Plusieurs pays voisins, la France, les Pays-Bas, ont récemment rouvert le débat sur le rôle de leur compagnie de chemins de fer et surtout sur la question de savoir s’il convenait d’indemniser ou non les proches des victimes de ces déportations. La SNCF a promis de dédommager des Juifs américains. La compagnie hollandaise réfléchit aussi. Une enquête historique chez nous pourrait aider à pointer des responsabilités éventuelles et ouvrir la voie aux mêmes demandes d’indemnisations. Fin de l’année dernière, trois composantes représentatives de la communauté juive (le Consistoire central de Belgique, Forum der Joodse Organisaties et le Comité de coordination des organisations juives de Belgique) avaient plaidé pour un tel travail d’historiens.
Le CEGES prêt si le gouvernement le lui demande
Ce travail d’historiens, c’est l’objectif des auteurs de la proposition de résolution adoptée dans la nuit de jeudi à vendredi à la Chambre. Qui demandent donc au gouvernement fédéral – le prochain sans doute ! – d’inviter la SNCB à charger une équipe de chercheurs indépendants à enquêter sur le rôle joué dans les 28 convois de déportation; de faire réaliser une enquête sur l’attitude de la direction de l’époque; de charger le SPF Mobilité et Transports et la SNCB à ouvrir leurs archives – en débat, le ministre MR François Bellot a confirmé que la SNCB était prête -; enfin, les auteurs, rejoints par une majorité de députés lors du vote, demandent donc au gouvernement fédéral d’élaborer après réception de l’étude une proposition de reconnaissance et de dédommagement éventuel des proches des victimes de ces convois.
La difficulté principale : les sources pour Nico Wouters, directeur du CEGES. « Quelles archives va-t-on encore trouver ? Et où? A l’époque de la recherche sur ‘la Belgique docile’ on a déjà essayé de trouver des archives à la SNCB, et on n’a pas dégagé grand chose. Depuis il y a eu quelques changements légaux et des fonds nouvellement transférés aux Archives générales du Royaume et également dans les provinces. Et pourquoi pas là des archives non encore utilisées jusqu’à aujourd’hui, je l’espère ».
Mais le CEGES reconnaît une certaine expérience pour ce type de recherches et la thématique, la Seconde guerre mondiale, et se dit prêt, sur le principe, à mener cette enquête, « c’est une résolution importante, et une question sociétale et historique majeures », mais précise tout de même Nico Wouters, « il faut à présent attendre au-delà de l’expression parlementaire – le vote de cette résolution par la Chambre – que le pouvoir exécutif, le prochain gouvernement donc, prenne la décision sur les modalités concrètes pour mener cette recherche… ».

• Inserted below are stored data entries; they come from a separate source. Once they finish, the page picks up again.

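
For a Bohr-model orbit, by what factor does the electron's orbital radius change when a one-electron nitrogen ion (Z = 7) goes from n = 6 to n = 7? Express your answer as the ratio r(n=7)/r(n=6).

49/36

r ∝ Z^-1 · n^2; with Z fixed, r ∝ n^2.
r(n=7)/r(n=6) = (7/6)^2 = 49/36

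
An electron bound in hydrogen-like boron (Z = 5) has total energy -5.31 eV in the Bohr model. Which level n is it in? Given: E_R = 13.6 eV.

8

E_n = −E_R Z²/n² ⇒ n² = E_R Z²/(−E_n) = 13.6 × 5² / 5.31 ≈ 64.03
n = 8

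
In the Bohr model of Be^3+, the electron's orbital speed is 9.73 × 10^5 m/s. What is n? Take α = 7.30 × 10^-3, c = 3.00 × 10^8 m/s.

9

v_n = Zαc/n ⇒ n = Zαc/v = 4 × 0.00730 × 3.00 × 10^8 / 9.73 × 10^5 ≈ 9.00
n = 9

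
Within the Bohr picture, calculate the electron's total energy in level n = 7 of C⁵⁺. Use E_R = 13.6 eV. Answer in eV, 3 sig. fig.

E_n = −E_R·Z²/n² = −13.6 × 6²/7² = -9.99 eV

-9.99 eV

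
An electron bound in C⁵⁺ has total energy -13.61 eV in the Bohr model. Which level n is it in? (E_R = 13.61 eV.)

6

E_n = −E_R Z²/n² ⇒ n² = E_R Z²/(−E_n) = 13.61 × 6² / 13.61 ≈ 36.00
n = 6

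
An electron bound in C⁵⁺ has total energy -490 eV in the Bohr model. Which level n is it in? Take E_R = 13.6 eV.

1

E_n = −E_R Z²/n² ⇒ n² = E_R Z²/(−E_n) = 13.6 × 6² / 490 ≈ 1.00
n = 1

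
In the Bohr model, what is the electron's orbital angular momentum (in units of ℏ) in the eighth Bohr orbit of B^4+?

8

L_n = nℏ, so L/ℏ = n = 8.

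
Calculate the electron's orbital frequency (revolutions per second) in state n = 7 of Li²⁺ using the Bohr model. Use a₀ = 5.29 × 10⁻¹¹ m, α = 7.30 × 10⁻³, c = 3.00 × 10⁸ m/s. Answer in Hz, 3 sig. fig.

1.73 × 10¹⁴ Hz

r = n²a₀/Z = 8.64 × 10⁻¹⁰ m, v = Zαc/n = 9.39 × 10⁵ m/s
f = v/(2πr) = 1.73 × 10¹⁴ Hz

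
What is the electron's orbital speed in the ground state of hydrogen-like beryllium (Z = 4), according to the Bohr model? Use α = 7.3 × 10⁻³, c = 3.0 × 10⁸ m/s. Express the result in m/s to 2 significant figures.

v_n = Zαc/n = 4 × 0.0073 × 3.0 × 10⁸ / 1
    = 8.8 × 10⁶ m/s

8.8 × 10⁶ m/s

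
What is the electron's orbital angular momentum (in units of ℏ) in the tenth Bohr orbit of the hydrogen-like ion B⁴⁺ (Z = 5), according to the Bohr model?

L_n = nℏ, so L/ℏ = n = 10.

10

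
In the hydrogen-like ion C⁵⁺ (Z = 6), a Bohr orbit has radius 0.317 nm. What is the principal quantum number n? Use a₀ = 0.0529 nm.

6

r_n = n²a₀/Z ⇒ n² = rZ/a₀ = 0.317 × 6 / 0.0529 ≈ 35.95
n = 6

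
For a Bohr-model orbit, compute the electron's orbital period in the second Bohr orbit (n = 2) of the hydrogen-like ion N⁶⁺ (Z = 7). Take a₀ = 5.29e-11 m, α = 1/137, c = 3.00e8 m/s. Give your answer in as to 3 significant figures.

r = n²a₀/Z = 2²·5.29e-11/7 = 3.02e-11 m
v = Zαc/n = 7·0.00730·3.00e8/2 = 7.66e6 m/s
T = 2πr/v = 2.48e-17 s = 24.8 as

24.8 as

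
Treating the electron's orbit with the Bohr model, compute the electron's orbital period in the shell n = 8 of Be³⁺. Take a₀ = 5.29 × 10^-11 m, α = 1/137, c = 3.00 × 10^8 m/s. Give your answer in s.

4.86 × 10^-15 s

r = n²a₀/Z = 8²·5.29 × 10^-11/4 = 8.46 × 10^-10 m
v = Zαc/n = 4·0.00730·3.00 × 10^8/8 = 1.09 × 10^6 m/s
T = 2πr/v = 4.86 × 10^-15 s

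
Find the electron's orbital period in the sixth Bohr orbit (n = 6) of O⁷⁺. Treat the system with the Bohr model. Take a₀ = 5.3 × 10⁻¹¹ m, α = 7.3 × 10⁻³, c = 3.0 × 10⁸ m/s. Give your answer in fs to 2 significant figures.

0.51 fs

r = n²a₀/Z = 6²·5.3 × 10⁻¹¹/8 = 2.4 × 10⁻¹⁰ m
v = Zαc/n = 8·0.0073·3.0 × 10⁸/6 = 2.9 × 10⁶ m/s
T = 2πr/v = 5.1 × 10⁻¹⁶ s = 0.51 fs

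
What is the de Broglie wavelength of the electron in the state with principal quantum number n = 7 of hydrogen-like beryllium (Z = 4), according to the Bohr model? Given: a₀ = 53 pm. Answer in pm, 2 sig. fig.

580 pm

The Bohr quantisation condition is nλ = 2πr_n.
r_n = n²a₀/Z = 650 pm
λ = 2πr_n/n = 2π·650/7 = 580 pm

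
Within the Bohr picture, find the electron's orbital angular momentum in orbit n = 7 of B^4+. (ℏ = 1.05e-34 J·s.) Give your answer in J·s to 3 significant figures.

7.35e-34 J·s

L_n = nℏ = 7 × 1.05e-34 = 7.35e-34 J·s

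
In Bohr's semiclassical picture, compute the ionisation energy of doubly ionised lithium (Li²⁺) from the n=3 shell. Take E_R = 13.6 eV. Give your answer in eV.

13.6 eV

E_n = −E_R·Z²/n² = −13.6 × 3²/3² eV = -13.6 eV
Ionisation energy = −E_n = 13.6 eV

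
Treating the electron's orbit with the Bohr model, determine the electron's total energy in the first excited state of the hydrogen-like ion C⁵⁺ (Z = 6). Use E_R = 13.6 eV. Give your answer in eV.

-122 eV

E_n = −E_R·Z²/n² = −13.6 × 6²/2² = -122 eV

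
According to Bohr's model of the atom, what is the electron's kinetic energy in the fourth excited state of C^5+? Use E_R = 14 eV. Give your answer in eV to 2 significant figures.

20 eV

For a Coulomb orbit the virial theorem gives K = −E_n.
E_n = −E_R·Z²/n², so K = E_R·Z²/n² = 14 × 6²/5² = 20 eV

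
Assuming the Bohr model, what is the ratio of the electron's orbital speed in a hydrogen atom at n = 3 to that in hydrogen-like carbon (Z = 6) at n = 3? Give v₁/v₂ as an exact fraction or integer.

v ∝ Z^1 · n^-1
v₁/v₂ = (1/6)^1 · (3/3)^-1 = 1/6

1/6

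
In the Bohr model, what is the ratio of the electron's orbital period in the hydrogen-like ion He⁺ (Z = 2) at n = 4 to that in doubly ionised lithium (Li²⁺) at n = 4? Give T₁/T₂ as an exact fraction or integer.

T ∝ Z^-2 · n^3
T₁/T₂ = (2/3)^-2 · (4/4)^3 = 9/4

9/4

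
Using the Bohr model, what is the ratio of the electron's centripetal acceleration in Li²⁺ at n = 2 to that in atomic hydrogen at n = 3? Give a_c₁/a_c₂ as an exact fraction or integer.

2187/16

a_c ∝ Z^3 · n^-4
a_c₁/a_c₂ = (3/1)^3 · (2/3)^-4 = 2187/16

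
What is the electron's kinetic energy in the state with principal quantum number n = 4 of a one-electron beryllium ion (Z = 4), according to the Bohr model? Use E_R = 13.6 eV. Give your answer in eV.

13.6 eV

For a Coulomb orbit the virial theorem gives K = −E_n.
E_n = −E_R·Z²/n², so K = E_R·Z²/n² = 13.6 × 4²/4² = 13.6 eV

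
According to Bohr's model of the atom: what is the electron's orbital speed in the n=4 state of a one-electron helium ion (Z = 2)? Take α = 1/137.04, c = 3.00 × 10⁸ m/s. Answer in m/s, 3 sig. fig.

1.09 × 10⁶ m/s

v_n = Zαc/n = 2 × 0.00730 × 3.00 × 10⁸ / 4
    = 1.09 × 10⁶ m/s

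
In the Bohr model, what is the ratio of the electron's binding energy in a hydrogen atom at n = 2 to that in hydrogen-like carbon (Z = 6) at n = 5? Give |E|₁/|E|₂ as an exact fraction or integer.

25/144

|E| ∝ Z^2 · n^-2
|E|₁/|E|₂ = (1/6)^2 · (2/5)^-2 = 25/144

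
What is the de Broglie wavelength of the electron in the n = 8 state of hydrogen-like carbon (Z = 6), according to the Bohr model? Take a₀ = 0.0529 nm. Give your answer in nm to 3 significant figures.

The Bohr quantisation condition is nλ = 2πr_n.
r_n = n²a₀/Z = 0.564 nm
λ = 2πr_n/n = 2π·0.564/8 = 0.443 nm

0.443 nm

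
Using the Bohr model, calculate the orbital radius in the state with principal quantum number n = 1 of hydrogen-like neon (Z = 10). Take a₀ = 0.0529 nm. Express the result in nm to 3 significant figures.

r_n = n²a₀/Z = 1² × 0.0529 / 10
    = 1 × 0.0529 / 10 = 0.00529 nm

0.00529 nm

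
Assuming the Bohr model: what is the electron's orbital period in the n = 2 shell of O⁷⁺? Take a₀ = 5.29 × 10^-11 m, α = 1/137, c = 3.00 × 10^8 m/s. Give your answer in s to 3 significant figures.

1.90 × 10^-17 s

r = n²a₀/Z = 2²·5.29 × 10^-11/8 = 2.65 × 10^-11 m
v = Zαc/n = 8·0.00730·3.00 × 10^8/2 = 8.76 × 10^6 m/s
T = 2πr/v = 1.90 × 10^-17 s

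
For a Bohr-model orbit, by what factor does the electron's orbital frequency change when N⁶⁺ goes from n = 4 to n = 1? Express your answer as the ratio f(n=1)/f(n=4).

f ∝ Z^2 · n^-3; with Z fixed, f ∝ n^-3.
f(n=1)/f(n=4) = (1/4)^-3 = 64

64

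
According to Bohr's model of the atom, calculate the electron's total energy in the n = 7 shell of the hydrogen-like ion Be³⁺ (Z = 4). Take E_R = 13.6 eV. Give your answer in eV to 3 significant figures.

E_n = −E_R·Z²/n² = −13.6 × 4²/7² = -4.44 eV

-4.44 eV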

A noter, ultime précision, concernant le vote survenu à la Chambre, les 32 abstentions qui se sont manifestées face à la résolution provenaient des députés N-VA; en commission, les nationalistes avaient dit soutenir la démarche d’une enquête historique, mais le gouvernement fédéral étant en affaires courantes, ils estiment que voter une résolution demandant au gouvernement d’agir n’a pas de sens… Une attitude qui vaut pour tous les projets de résolution soumis aux députés ces derniers mois.